Dienogest is marketed as Visanne® 2 mg in multiple EU member states (approved via national procedures and EMA scientific opinion), as well as in Japan, South Korea, and Australia. Any use in the Netherlands would require either a new CBG-MEB marketing authorization application, an EMA centralized procedure submission, or a compassionate use (named patient) pathway under Dutch medicines law.
Safety Considerations
Please refer to the SmPC (Samenvatting van de Productkenmerken) for complete safety information. No warnings, contraindications, or drug interaction data were available in the current evidence pack.
For orientation: based on EMA public assessment reports for Visanne® in other EU member states, the known safety profile of Dienogest includes irregular uterine bleeding, headache, depressed mood, decreased libido, acne, weight gain, and potential impact on bone mineral density with prolonged use. Use during pregnancy and in patients with undiagnosed abnormal vaginal bleeding is contraindicated per the originator SmPC.
Conclusion and Next Steps
Decision: Hold
Rationale: The TxGNN prediction for amenorrhea is assessed as a contra-directional model artifact — Dienogest pharmacologically induces amenorrhea as part of its endometriosis mechanism, and no clinical evidence exists for its use as a treatment for primary or secondary amenorrhea. Proceeding with this indication as a repurposing candidate would be pharmacologically unjustified based on current evidence.
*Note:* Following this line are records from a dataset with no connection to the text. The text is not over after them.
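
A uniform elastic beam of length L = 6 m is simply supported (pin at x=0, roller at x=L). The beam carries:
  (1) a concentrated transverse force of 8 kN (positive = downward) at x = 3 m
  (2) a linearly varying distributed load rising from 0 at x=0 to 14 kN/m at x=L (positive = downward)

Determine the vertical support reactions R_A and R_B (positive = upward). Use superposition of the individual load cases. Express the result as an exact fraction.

R_A = 18 kN, R_B = 32 kN

Load 1 — point force P=8 kN at a=3 m (b=L-a=3):
  R_A = Pb/L = 8·3/6 = 4 kN
  R_B = Pa/L = 8·3/6 = 4 kN
Load 2 — triangular load w₀=14 kN/m (0→w₀ over full span):
  R_A = w₀L/6 = 14·6/6 = 14 kN
  R_B = w₀L/3 = 14·6/3 = 28 kN
Superposition: R_A = 18 kN, R_B = 32 kN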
To proceed, the following is needed:
- Mandatory: Clinical pharmacologist review to formally confirm the contra-directional classification and close this candidate in the pipeline
- Pipeline quality action: Flag this prediction pair (Dienogest ↔ Amenorrhea) as a known model artifact for the NlTxGNN contra-directional prediction audit
- For completeness: Extract the full MOA profile from DrugBank (DB09123) and EMA SmPC to document for future similar progestin candidates
- If any amenorrhea subtype warrants further review (e.g., progestin challenge testing in evaluation of amenorrhea etiology), a separate, narrowly scoped clinical question should be formulated with a gynecologist before re-evaluation
Disclaimer
This content is for research purposes only and does not constitute medical advice. Clinical validation is required before any clinical application.